In France a law of the Revolution (September 1790) purported to suppress all ecclesiastical jurisdictions. On the re-establishing of the Catholic religion on the basis of the new Concordat, promulgated 18 Germinal, year X. (April 8, 1802), no express provision was made for ecclesiastical jurisdictions; but several bishops did create new ecclesiastical tribunals, “officialities” (Migne, Dict. de droit canon., s.v.). The government in some cases recognized these tribunals as capable of judging ecclesiastical causes (Migne, ubi sup.). In 1810 the diocesan official of Paris entertained the cause between Napoleon and Josephine, and pronounced a decree of nullity (Migne, ubi sup. s.v. “Causes”). Such litigation as still continued before the spiritual forum was, however, confined (save in the case of the matrimonial questions of princes) to the professional conduct of the clergy.

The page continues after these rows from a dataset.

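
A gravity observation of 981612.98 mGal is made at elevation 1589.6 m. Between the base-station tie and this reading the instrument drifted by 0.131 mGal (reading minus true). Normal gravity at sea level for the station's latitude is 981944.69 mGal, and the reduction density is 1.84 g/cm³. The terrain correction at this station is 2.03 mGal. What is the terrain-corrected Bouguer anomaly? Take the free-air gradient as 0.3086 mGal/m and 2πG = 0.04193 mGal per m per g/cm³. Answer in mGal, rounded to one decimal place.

Drift-corrected reading = 981612.98 − (0.131) = 981612.849 mGal
Free-air correction = 0.3086 × 1589.6 = 490.55 mGal
Free-air anomaly = 981612.849 − 981944.69 + (490.55) = 158.709 mGal
Bouguer slab correction = 0.04193 × 1.84 × 1589.6 = 122.64 mGal
Simple Bouguer anomaly = 158.709 − (122.64) = 36.069 mGal
Complete Bouguer anomaly = 36.069 + 2.03 = 38.099 mGal

38.1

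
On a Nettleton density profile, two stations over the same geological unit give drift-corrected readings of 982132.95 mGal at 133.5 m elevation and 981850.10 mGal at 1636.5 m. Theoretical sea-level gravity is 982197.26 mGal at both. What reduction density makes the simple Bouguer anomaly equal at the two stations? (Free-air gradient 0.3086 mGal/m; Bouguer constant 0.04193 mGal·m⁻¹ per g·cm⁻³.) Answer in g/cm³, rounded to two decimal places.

Δg_obs = 981850.10 − 982132.95 = -282.85 mGal over Δh = 1636.5 − 133.5 = 1503.0 m
Equal Bouguer anomalies ⇒ Δg_obs + (0.3086 − 0.04193ρ)·Δh = 0
0.3086 − 0.04193ρ = −Δg_obs/Δh = 0.18819
ρ = (0.3086 − 0.18819) / 0.04193 = 2.87 g/cm³

2.87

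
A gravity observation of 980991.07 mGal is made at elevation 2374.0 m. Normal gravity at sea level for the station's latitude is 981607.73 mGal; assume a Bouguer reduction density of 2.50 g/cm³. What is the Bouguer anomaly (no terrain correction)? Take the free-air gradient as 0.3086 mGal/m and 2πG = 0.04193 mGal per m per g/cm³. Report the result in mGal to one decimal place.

Free-air correction = 0.3086 × 2374.0 = 732.62 mGal
Free-air anomaly = 980991.07 − 981607.73 + (732.62) = 115.96 mGal
Bouguer slab correction = 0.04193 × 2.50 × 2374.0 = 248.85 mGal
Simple Bouguer anomaly = 115.96 − (248.85) = -132.89 mGal

-132.9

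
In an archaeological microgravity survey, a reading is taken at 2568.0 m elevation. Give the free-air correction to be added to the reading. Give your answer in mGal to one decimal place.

Free-air correction = 0.3086 × 2568.0 = 792.5 mGal

792.5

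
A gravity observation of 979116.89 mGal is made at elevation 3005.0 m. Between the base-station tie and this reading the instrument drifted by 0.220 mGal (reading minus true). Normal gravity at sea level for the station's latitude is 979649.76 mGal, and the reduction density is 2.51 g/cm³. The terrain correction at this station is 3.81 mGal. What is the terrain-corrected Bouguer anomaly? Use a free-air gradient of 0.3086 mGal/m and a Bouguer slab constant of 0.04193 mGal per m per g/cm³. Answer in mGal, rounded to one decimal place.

Drift-corrected reading = 979116.89 − (0.220) = 979116.670 mGal
Free-air correction = 0.3086 × 3005.0 = 927.34 mGal
Free-air anomaly = 979116.670 − 979649.76 + (927.34) = 394.250 mGal
Bouguer slab correction = 0.04193 × 2.51 × 3005.0 = 316.26 mGal
Simple Bouguer anomaly = 394.250 − (316.26) = 77.990 mGal
Complete Bouguer anomaly = 77.990 + 3.81 = 81.800 mGal

81.8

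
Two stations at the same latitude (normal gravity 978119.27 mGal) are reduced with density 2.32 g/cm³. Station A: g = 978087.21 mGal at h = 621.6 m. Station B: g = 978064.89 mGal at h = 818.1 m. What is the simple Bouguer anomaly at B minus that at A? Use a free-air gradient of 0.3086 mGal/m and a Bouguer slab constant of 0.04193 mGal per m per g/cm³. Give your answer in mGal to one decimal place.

Δg_SB(A) = 978087.21 − 978119.27 + 0.3086×621.6 − 0.04193×2.32×621.6 = 99.30 mGal
Δg_SB(B) = 978064.89 − 978119.27 + 0.3086×818.1 − 0.04193×2.32×818.1 = 118.50 mGal
Difference = 118.50 − (99.30) = 19.20 mGal

19.2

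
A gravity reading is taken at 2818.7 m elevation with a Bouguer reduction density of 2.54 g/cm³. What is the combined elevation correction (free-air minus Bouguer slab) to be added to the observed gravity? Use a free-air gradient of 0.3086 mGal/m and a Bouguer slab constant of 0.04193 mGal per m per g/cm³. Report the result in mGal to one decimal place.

Combined gradient = 0.3086 − 0.04193 × 2.54 = 0.2020978 mGal/m
Combined elevation correction = 0.2020978 × 2818.7 = 569.7 mGal

569.7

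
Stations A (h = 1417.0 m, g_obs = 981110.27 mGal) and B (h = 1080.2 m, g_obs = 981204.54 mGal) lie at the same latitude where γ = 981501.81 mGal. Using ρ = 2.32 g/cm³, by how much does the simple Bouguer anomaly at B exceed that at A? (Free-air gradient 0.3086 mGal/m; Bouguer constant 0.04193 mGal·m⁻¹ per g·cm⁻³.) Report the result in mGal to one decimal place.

Δg_SB(A) = 981110.27 − 981501.81 + 0.3086×1417.0 − 0.04193×2.32×1417.0 = -92.10 mGal
Δg_SB(B) = 981204.54 − 981501.81 + 0.3086×1080.2 − 0.04193×2.32×1080.2 = -69.00 mGal
Difference = -69.00 − (-92.10) = 23.10 mGal

23.1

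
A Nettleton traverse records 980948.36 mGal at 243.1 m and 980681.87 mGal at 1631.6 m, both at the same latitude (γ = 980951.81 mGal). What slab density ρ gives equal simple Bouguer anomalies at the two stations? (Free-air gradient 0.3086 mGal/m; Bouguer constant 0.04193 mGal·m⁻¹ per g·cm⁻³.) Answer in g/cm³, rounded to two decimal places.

Δg_obs = 980681.87 − 980948.36 = -266.49 mGal over Δh = 1631.6 − 243.1 = 1388.5 m
Equal Bouguer anomalies ⇒ Δg_obs + (0.3086 − 0.04193ρ)·Δh = 0
0.3086 − 0.04193ρ = −Δg_obs/Δh = 0.19193
ρ = (0.3086 − 0.19193) / 0.04193 = 2.78 g/cm³

2.78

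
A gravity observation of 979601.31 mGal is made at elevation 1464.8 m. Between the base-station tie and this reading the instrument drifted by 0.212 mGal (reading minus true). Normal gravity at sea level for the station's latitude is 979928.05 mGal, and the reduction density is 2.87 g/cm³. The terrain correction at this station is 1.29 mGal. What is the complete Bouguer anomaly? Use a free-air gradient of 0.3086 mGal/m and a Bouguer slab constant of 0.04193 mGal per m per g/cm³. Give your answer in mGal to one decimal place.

Drift-corrected reading = 979601.31 − (0.212) = 979601.098 mGal
Free-air correction = 0.3086 × 1464.8 = 452.04 mGal
Free-air anomaly = 979601.098 − 979928.05 + (452.04) = 125.088 mGal
Bouguer slab correction = 0.04193 × 2.87 × 1464.8 = 176.27 mGal
Simple Bouguer anomaly = 125.088 − (176.27) = -51.182 mGal
Complete Bouguer anomaly = -51.182 + 1.29 = -49.892 mGal

-49.9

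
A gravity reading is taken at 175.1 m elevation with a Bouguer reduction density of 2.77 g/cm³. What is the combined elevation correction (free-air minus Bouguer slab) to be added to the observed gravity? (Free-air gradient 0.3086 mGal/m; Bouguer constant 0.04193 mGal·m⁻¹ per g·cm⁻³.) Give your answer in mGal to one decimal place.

33.7

Combined gradient = 0.3086 − 0.04193 × 2.77 = 0.1924539 mGal/m
Combined elevation correction = 0.1924539 × 175.1 = 33.7 mGal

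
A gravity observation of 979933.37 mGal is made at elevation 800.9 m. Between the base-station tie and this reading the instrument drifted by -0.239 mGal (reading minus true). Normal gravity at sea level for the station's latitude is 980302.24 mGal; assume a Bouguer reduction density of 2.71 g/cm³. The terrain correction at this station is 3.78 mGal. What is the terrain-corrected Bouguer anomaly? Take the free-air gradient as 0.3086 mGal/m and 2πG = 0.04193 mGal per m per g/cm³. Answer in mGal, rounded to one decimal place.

-208.7

Drift-corrected reading = 979933.37 − (-0.239) = 979933.609 mGal
Free-air correction = 0.3086 × 800.9 = 247.16 mGal
Free-air anomaly = 979933.609 − 980302.24 + (247.16) = -121.471 mGal
Bouguer slab correction = 0.04193 × 2.71 × 800.9 = 91.01 mGal
Simple Bouguer anomaly = -121.471 − (91.01) = -212.481 mGal
Complete Bouguer anomaly = -212.481 + 3.78 = -208.701 mGal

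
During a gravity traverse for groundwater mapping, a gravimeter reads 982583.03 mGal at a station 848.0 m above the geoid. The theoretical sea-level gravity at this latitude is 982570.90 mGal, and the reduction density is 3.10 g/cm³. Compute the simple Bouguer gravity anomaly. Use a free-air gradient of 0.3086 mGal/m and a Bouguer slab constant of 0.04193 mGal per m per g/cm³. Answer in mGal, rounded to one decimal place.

Free-air correction = 0.3086 × 848.0 = 261.69 mGal
Free-air anomaly = 982583.03 − 982570.90 + (261.69) = 273.82 mGal
Bouguer slab correction = 0.04193 × 3.10 × 848.0 = 110.23 mGal
Simple Bouguer anomaly = 273.82 − (110.23) = 163.59 mGal

163.6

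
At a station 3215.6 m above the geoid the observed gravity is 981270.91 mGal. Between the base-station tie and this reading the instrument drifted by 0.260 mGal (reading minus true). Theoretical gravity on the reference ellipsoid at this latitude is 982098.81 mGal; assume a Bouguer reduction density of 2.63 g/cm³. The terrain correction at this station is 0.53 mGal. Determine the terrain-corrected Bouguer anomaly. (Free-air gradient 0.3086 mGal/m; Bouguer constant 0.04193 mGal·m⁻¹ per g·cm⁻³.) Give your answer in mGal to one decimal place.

Drift-corrected reading = 981270.91 − (0.260) = 981270.650 mGal
Free-air correction = 0.3086 × 3215.6 = 992.33 mGal
Free-air anomaly = 981270.650 − 982098.81 + (992.33) = 164.170 mGal
Bouguer slab correction = 0.04193 × 2.63 × 3215.6 = 354.60 mGal
Simple Bouguer anomaly = 164.170 − (354.60) = -190.430 mGal
Complete Bouguer anomaly = -190.430 + 0.53 = -189.900 mGal

-189.9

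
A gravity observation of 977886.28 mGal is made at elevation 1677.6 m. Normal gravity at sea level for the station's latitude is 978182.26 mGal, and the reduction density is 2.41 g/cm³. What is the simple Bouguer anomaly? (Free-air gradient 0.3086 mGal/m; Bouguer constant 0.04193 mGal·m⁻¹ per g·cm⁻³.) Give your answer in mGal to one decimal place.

Free-air correction = 0.3086 × 1677.6 = 517.71 mGal
Free-air anomaly = 977886.28 − 978182.26 + (517.71) = 221.73 mGal
Bouguer slab correction = 0.04193 × 2.41 × 1677.6 = 169.52 mGal
Simple Bouguer anomaly = 221.73 − (169.52) = 52.21 mGal

52.2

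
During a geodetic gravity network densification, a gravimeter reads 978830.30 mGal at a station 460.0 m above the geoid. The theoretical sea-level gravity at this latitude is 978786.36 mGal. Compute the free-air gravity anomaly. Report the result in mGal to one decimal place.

Free-air correction = 0.3086 × 460.0 = 141.96 mGal
Free-air anomaly = 978830.30 − 978786.36 + (141.96) = 185.90 mGal

185.9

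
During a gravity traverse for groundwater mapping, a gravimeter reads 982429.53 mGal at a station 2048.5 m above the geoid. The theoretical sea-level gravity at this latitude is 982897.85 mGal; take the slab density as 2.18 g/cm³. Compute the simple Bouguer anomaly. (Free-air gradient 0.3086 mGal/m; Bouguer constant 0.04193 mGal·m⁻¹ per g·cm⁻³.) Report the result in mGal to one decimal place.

-23.4

Free-air correction = 0.3086 × 2048.5 = 632.17 mGal
Free-air anomaly = 982429.53 − 982897.85 + (632.17) = 163.85 mGal
Bouguer slab correction = 0.04193 × 2.18 × 2048.5 = 187.25 mGal
Simple Bouguer anomaly = 163.85 − (187.25) = -23.40 mGal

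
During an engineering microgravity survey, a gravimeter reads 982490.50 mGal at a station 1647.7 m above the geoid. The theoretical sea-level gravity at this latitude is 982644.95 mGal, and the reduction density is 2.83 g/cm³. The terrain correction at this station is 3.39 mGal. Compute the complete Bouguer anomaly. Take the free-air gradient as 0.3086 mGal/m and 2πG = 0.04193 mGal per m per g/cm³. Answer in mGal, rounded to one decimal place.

Free-air correction = 0.3086 × 1647.7 = 508.48 mGal
Free-air anomaly = 982490.50 − 982644.95 + (508.48) = 354.03 mGal
Bouguer slab correction = 0.04193 × 2.83 × 1647.7 = 195.52 mGal
Simple Bouguer anomaly = 354.03 − (195.52) = 158.51 mGal
Complete Bouguer anomaly = 158.51 + 3.39 = 161.90 mGal

161.9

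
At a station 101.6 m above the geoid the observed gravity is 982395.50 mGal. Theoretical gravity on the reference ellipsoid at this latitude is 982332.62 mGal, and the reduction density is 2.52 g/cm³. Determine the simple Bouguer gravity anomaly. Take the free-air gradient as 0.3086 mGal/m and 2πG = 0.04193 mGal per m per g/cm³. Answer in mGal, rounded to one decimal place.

83.5

Free-air correction = 0.3086 × 101.6 = 31.35 mGal
Free-air anomaly = 982395.50 − 982332.62 + (31.35) = 94.23 mGal
Bouguer slab correction = 0.04193 × 2.52 × 101.6 = 10.74 mGal
Simple Bouguer anomaly = 94.23 − (10.74) = 83.49 mGal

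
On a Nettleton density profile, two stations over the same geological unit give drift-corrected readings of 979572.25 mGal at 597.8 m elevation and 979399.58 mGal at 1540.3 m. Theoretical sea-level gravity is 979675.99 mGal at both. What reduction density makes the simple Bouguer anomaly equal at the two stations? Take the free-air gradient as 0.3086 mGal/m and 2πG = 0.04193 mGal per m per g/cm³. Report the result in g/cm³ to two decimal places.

2.99

Δg_obs = 979399.58 − 979572.25 = -172.67 mGal over Δh = 1540.3 − 597.8 = 942.5 m
Equal Bouguer anomalies ⇒ Δg_obs + (0.3086 − 0.04193ρ)·Δh = 0
0.3086 − 0.04193ρ = −Δg_obs/Δh = 0.18320
ρ = (0.3086 − 0.18320) / 0.04193 = 2.99 g/cm³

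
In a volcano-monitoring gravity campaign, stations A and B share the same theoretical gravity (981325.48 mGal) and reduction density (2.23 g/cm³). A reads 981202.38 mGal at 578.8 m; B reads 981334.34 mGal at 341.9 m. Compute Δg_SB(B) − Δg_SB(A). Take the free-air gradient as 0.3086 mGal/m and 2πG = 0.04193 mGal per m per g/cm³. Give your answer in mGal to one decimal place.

81.0

Δg_SB(A) = 981202.38 − 981325.48 + 0.3086×578.8 − 0.04193×2.23×578.8 = 1.40 mGal
Δg_SB(B) = 981334.34 − 981325.48 + 0.3086×341.9 − 0.04193×2.23×341.9 = 82.40 mGal
Difference = 82.40 − (1.40) = 81.00 mGal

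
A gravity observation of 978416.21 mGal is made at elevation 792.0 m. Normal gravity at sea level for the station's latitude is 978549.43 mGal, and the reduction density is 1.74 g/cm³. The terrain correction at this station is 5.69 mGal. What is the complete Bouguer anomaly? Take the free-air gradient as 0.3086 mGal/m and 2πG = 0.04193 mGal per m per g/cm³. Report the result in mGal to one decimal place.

59.1

Free-air correction = 0.3086 × 792.0 = 244.41 mGal
Free-air anomaly = 978416.21 − 978549.43 + (244.41) = 111.19 mGal
Bouguer slab correction = 0.04193 × 1.74 × 792.0 = 57.78 mGal
Simple Bouguer anomaly = 111.19 − (57.78) = 53.41 mGal
Complete Bouguer anomaly = 53.41 + 5.69 = 59.10 mGal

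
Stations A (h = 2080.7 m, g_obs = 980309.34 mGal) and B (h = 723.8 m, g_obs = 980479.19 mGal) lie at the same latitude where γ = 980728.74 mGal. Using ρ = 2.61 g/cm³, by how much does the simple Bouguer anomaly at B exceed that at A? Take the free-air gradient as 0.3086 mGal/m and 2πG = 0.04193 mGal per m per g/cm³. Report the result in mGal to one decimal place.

-100.4

Δg_SB(A) = 980309.34 − 980728.74 + 0.3086×2080.7 − 0.04193×2.61×2080.7 = -5.00 mGal
Δg_SB(B) = 980479.19 − 980728.74 + 0.3086×723.8 − 0.04193×2.61×723.8 = -105.40 mGal
Difference = -105.40 − (-5.00) = -100.40 mGal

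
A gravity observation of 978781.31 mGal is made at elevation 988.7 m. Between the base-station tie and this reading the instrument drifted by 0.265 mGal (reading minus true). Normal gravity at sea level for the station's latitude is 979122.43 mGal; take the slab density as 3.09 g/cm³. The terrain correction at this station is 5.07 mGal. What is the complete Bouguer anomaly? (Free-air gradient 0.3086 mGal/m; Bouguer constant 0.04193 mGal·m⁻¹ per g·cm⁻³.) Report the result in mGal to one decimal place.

Drift-corrected reading = 978781.31 − (0.265) = 978781.045 mGal
Free-air correction = 0.3086 × 988.7 = 305.11 mGal
Free-air anomaly = 978781.045 − 979122.43 + (305.11) = -36.275 mGal
Bouguer slab correction = 0.04193 × 3.09 × 988.7 = 128.10 mGal
Simple Bouguer anomaly = -36.275 − (128.10) = -164.375 mGal
Complete Bouguer anomaly = -164.375 + 5.07 = -159.305 mGal

-159.3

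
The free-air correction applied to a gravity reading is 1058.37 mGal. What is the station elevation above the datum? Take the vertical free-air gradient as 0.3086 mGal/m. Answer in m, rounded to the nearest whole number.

3430

h = 1058.37 / 0.3086 = 3429.59 m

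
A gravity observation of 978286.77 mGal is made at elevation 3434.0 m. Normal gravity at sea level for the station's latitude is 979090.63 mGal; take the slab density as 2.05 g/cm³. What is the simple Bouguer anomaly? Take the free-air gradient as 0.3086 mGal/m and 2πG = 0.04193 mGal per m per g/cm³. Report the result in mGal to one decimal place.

-39.3

Free-air correction = 0.3086 × 3434.0 = 1059.73 mGal
Free-air anomaly = 978286.77 − 979090.63 + (1059.73) = 255.87 mGal
Bouguer slab correction = 0.04193 × 2.05 × 3434.0 = 295.17 mGal
Simple Bouguer anomaly = 255.87 − (295.17) = -39.30 mGal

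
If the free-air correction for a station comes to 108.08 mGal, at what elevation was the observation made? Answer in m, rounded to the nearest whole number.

350

h = 108.08 / 0.3086 = 350.23 m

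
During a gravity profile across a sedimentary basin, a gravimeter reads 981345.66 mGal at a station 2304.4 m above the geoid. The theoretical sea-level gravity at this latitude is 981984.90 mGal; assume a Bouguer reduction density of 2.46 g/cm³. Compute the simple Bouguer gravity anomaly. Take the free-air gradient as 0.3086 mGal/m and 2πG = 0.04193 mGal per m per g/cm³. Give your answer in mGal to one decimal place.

Free-air correction = 0.3086 × 2304.4 = 711.14 mGal
Free-air anomaly = 981345.66 − 981984.90 + (711.14) = 71.90 mGal
Bouguer slab correction = 0.04193 × 2.46 × 2304.4 = 237.69 mGal
Simple Bouguer anomaly = 71.90 − (237.69) = -165.79 mGal

-165.8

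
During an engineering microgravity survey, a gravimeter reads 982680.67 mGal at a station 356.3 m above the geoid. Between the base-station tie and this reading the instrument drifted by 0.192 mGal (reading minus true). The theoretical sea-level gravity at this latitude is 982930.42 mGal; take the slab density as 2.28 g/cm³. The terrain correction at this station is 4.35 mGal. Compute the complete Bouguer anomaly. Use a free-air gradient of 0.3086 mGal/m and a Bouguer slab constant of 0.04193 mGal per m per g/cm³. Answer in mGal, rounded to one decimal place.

Drift-corrected reading = 982680.67 − (0.192) = 982680.478 mGal
Free-air correction = 0.3086 × 356.3 = 109.95 mGal
Free-air anomaly = 982680.478 − 982930.42 + (109.95) = -139.992 mGal
Bouguer slab correction = 0.04193 × 2.28 × 356.3 = 34.06 mGal
Simple Bouguer anomaly = -139.992 − (34.06) = -174.052 mGal
Complete Bouguer anomaly = -174.052 + 4.35 = -169.702 mGal

-169.7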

Such neighbouring countries as were conquered by France or revolutionized after her pattern took the same course of suppressing their ecclesiastical jurisdictions. After 1814, some of these jurisdictions were revived. But the matter is now determined for all countries which have adopted codes, whether after the pattern of the Code Napoléon or otherwise. These countries have created a hierarchy of temporal courts competent to deal with every matter of which law takes cognizance, and a penal code which embraces and deals with all crimes or delicts which the state recognizes as offences. Hence, even in countries where the Roman Church is established, such as Belgium, Italy, the Catholic states of Germany and cantons of Switzerland, most of the Latin republics of America, and the province of Quebec, and a fortiori where this Church is not established, there is now no discipline over the laity, except penitential, and no jurisdiction exercised in civil suits, except possibly the matrimonial questions of princes (of which there was an example in the case of the reigning prince of Monaco). In Spain causes of nullity and divorce a thoro, in Portugal causes of nullity between Catholics, are still for the court Christian. In Peru, the old ecclesiastical matrimonial jurisdiction substantially remains (Lehr, Le Mariage dans les principaux pays, 1899, arts. 362, 797, 772, 781). Otherwise these three countries are Code countries. In Austria, the ancient ecclesiastical jurisdiction was taken away by various acts of legislation from 1781 to 1856; even voluntary jurisdiction as to dispensations. The Concordat of 1856 and consequent legislation restored matrimonial jurisdiction to the courts Christian over marriages between Roman Catholics. In 1868 this was taken away. The Austrian bishops, however, maintain their tribunals for spiritual purposes, and insist that such things as divorce a vinculo must be granted by their authority (Aichner, Compendium juris ecclesiastici, pp. 551-553).
By consent and submission of her members, the Roman Church decides in foro conscientiae questions of marriage, betrothal and legitimacy everywhere; but no temporal consequences follow except in Spain, Portugal and Peru.